Why does a cnn with keras not learn?

I am kind of new to deep learning and especially keras, and I have an assignment from university to train a CNN and learn about it, using keras. I am using the MURA dataset (skeletonal radiography).
What I have done until now is to go over all images from the dataset and split the training set into train and validation (90/10).
I am using a CNN that has been given in the paper and I am not allowed to modify it until the second task. The first task is to observe and understand the CNN.
def run():
train_datagen = ImageDataGenerator(rescale=1./255)
val_datagen = ImageDataGenerator(rescale=1./255)
train_generator = train_datagen.flow_from_directory('train_data',
target_size=(227,227),
batch_size=BATCH_SIZE,
class_mode='binary',
color_mode='grayscale'
)
val_generator = val_datagen.flow_from_directory('test_data',
target_size=(227,227),
batch_size=BATCH_SIZE,
class_mode='binary',
color_mode='grayscale'
)
classifier = Sequential()
classifier.add(Conv2D(64,(7,7),strides=2, input_shape=(227,227,1)))
classifier.add(Activation('relu'))
classifier.add(MaxPooling2D(pool_size=(2,2), strides=2))
classifier.add(Conv2D(128, (5,5), strides=2 ))
classifier.add(Activation('relu'))
classifier.add(MaxPooling2D(pool_size=(2,2),strides=2))
classifier.add(Conv2D(256, (3,3), strides=1))
classifier.add(Activation('relu'))
classifier.add(Conv2D(384, (3,3), strides=1))
classifier.add(Activation('relu'))
classifier.add(Conv2D(256, (3,3), strides=1))
classifier.add(Activation('relu'))
classifier.add(Conv2D(256, (3,3), strides=1))
classifier.add(Activation('relu'))
classifier.add(MaxPooling2D(pool_size=(2,2),strides=2))
classifier.add(Flatten())
classifier.add(Dropout(0.5))
classifier.add(Dense(units=2048))
classifier.add(Activation('relu'))
classifier.add(Dropout(0.5))
classifier.add(Dense(units=1))
classifier.add(Activation('sigmoid'))
classifier.summary()
# from keras.optimizers import SGD
# sg = SGD(lr=0.1, decay=1e-6, momentum=0.9, nesterov=True)
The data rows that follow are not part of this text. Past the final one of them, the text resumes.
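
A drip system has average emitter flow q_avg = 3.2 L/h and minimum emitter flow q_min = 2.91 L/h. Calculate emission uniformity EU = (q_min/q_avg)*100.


EU = (q_min/q_avg)*100 = (2.91/3.2)*100 = 90.9375%

90.9375 %


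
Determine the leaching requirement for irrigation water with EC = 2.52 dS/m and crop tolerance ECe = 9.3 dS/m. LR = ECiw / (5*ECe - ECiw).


LR = ECiw / (5*ECe - ECiw)
LR = 2.52 / (5*9.3 - 2.52)
LR = 2.52 / 43.9800

0.0573


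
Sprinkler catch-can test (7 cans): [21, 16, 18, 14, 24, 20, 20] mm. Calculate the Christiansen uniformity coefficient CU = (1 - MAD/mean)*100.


mean = 19.000000 mm
MAD = 2.571429 mm
CU = (1 - 2.571429/19.000000)*100

86.4662 %


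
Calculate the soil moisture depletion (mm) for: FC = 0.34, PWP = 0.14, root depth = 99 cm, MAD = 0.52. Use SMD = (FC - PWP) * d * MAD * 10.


SMD = (FC - PWP) * d * MAD * 10
SMD = (0.34 - 0.14) * 99 * 0.52 * 10
SMD = 0.2000 * 99 * 0.52 * 10

102.9600 mm


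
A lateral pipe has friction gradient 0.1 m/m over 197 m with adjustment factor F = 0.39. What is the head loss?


hf = J * L * F = 0.1 * 197 * 0.39 = 7.6830 m

7.6830 m


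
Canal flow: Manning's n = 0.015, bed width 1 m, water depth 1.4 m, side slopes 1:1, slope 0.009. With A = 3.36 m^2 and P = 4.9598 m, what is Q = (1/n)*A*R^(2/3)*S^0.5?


R = A/P = 3.36/4.9598 = 0.677447
Q = (1/0.015) * 3.36 * 0.677447^(2/3) * 0.009^0.5

16.3915 m^3/s


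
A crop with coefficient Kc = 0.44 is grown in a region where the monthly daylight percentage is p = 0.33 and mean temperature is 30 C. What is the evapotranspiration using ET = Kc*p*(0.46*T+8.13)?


ET = Kc * p * (0.46*T + 8.13)
ET = 0.44 * 0.33 * (0.46*30 + 8.13)
ET = 0.44 * 0.33 * 21.9300

3.1842 mm/day


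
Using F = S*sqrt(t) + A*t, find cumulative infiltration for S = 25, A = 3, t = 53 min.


F = S*sqrt(t) + A*t
F = 25*sqrt(53) + 3*53
F = 25*7.280110 + 159

341.0027 mm


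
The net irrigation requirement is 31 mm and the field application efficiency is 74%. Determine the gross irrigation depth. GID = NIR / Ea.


Ea = 74% = 0.74
GID = NIR / Ea = 31 / 0.74 = 41.8919 mm

41.8919 mm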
classifier.compile(optimizer=keras.optimizers.SGD(),loss='binary_crossentropy', metrics=['accuracy'])
classifier.fit_generator(train_generator,
steps_per_epoch= training_len//BATCH_SIZE,
epochs=10,
validation_data=val_generator,
validation_steps= valid_len//BATCH_SIZE,
shuffle=True,
verbose=1)
classifier.save_weights('first_model_weights.h5')
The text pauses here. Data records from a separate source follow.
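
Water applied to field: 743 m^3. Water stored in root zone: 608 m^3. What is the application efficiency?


Ea = V_root / V_field * 100 = 608 / 743 * 100 = 81.8304%

81.8304 %


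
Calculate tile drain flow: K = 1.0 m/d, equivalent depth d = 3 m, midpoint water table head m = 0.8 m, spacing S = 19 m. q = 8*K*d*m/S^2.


q = 8*K*d*m/S^2
q = 8*1.0*3*0.8/19^2
q = 19.2000 / 361

0.0532 m/d


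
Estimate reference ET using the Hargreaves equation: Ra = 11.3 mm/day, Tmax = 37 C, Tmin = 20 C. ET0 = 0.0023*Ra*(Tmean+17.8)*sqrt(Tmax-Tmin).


Tmean = (Tmax + Tmin)/2 = (37 + 20)/2 = 28.5
ET0 = 0.0023 * 11.3 * (28.5 + 17.8) * sqrt(37 - 20)
ET0 = 0.0023 * 11.3 * 46.3 * 4.123106

4.9615 mm/day


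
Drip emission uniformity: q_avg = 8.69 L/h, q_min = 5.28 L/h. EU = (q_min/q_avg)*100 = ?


EU = (q_min/q_avg)*100 = (5.28/8.69)*100 = 60.7595%

60.7595 %


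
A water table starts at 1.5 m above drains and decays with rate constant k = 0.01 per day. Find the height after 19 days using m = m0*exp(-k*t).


m = m0 * exp(-k*t)
m = 1.5 * exp(-0.01 * 19)
m = 1.5 * exp(-0.1900)

1.2404 m


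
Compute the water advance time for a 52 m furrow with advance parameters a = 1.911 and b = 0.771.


t = (L/a)^(1/b)
t = (52/1.911)^(1/0.771)
t = 27.210884^(1/0.771)

72.5914 min


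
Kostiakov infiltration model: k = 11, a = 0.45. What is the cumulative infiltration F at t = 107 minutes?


F = k * t^a = 11 * 107^0.45
F = 11 * 8.188846

90.0773 mm


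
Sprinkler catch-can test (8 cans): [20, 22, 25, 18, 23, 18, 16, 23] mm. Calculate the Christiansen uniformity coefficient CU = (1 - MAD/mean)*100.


mean = 20.625000 mm
MAD = 2.625000 mm
CU = (1 - 2.625000/20.625000)*100

87.2727 %


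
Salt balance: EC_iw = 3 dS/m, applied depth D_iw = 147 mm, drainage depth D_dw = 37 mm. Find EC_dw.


EC_dw = EC_iw * D_iw / D_dw
EC_dw = 3 * 147 / 37
EC_dw = 441 / 37

11.9189 dS/m


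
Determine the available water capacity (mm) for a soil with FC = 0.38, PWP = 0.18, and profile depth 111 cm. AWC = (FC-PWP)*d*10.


AWC = (FC - PWP) * d * 10
AWC = (0.38 - 0.18) * 111 * 10
AWC = 0.2000 * 111 * 10

222.0000 mm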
classifier.save('first_model.h5')
The problem I am having is that if I run this, it just does not learn. Or at least I think it doesn't.
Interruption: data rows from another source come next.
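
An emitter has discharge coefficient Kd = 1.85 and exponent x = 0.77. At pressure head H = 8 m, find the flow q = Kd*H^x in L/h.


q = Kd * H^x = 1.85 * 8^0.77 = 1.85 * 4.958831

9.1738 L/h


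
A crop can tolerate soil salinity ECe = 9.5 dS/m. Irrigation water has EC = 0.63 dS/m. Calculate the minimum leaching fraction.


LR = ECiw / (5*ECe - ECiw)
LR = 0.63 / (5*9.5 - 0.63)
LR = 0.63 / 46.8700

0.0134


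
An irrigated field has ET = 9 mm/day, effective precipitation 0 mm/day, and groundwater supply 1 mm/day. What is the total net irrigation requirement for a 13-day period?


Daily deficit = ET - Pe - GW = 9 - 0 - 1 = 8 mm/day
NIR = 8 * 13 = 104 mm

104.0000 mm


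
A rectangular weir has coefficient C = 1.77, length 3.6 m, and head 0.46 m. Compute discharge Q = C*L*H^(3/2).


Q = C * L * H^(3/2) = 1.77 * 3.6 * 0.46^1.5 = 1.77 * 3.6 * 0.311987

1.9880 m^3/s


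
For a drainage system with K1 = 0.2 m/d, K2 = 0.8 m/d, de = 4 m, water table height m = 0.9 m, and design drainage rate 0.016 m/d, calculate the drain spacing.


S^2 = 8*K2*de*m/q + 4*K1*m^2/q
S^2 = 8*0.8*4*0.9/0.016 + 4*0.2*0.9^2/0.016
S = sqrt(1480.5000)

38.4773 m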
The output looks like this:
Epoch 1/10
575/575 [==============================] - 693s 1s/step - loss: 0.6767 - acc: 0.5958 - val_loss: 0.6751 - val_acc: 0.5966
Epoch 2/10
575/575 [==============================] - 207s 359ms/step - loss: 0.6760 - acc: 0.5948 - val_loss: 0.6752 - val_acc: 0.5958
Epoch 3/10
575/575 [==============================] - 258s 448ms/step - loss: 0.6745 - acc: 0.5983 - val_loss: 0.6748 - val_acc: 0.5958
Epoch 4/10
575/575 [==============================] - 165s 287ms/step - loss: 0.6760 - acc: 0.5950 - val_loss: 0.6757 - val_acc: 0.5947
Epoch 5/10
575/575 [==============================] - 166s 288ms/step - loss: 0.6761 - acc: 0.5948 - val_loss: 0.6731 - val_acc: 0.6016
Epoch 6/10
575/575 [==============================] - 167s 290ms/step - loss: 0.6742 - acc: 0.5990 - val_loss: 0.6778 - val_acc: 0.5875
Epoch 7/10
575/575 [==============================] - 206s 359ms/step - loss: 0.6762 - acc: 0.5938 - val_loss: 0.6721 - val_acc: 0.6038
Epoch 8/10
575/575 [==============================] - 165s 286ms/step - loss: 0.6762 - acc: 0.5938 - val_loss: 0.6763 - val_acc: 0.5947
Epoch 9/10
575/575 [==============================] - 164s 286ms/step - loss: 0.6751 - acc: 0.5972 - val_loss: 0.6787 - val_acc: 0.5897
Epoch 10/10
575/575 [==============================] - 168s 292ms/step - loss: 0.6750 - acc: 0.5971 - val_loss: 0.6722 - val_acc: 0.6022
Am I doing something wrong in the code? Is it the dataset splitting? I am currently in a dark spot and I can't seem to figure it out.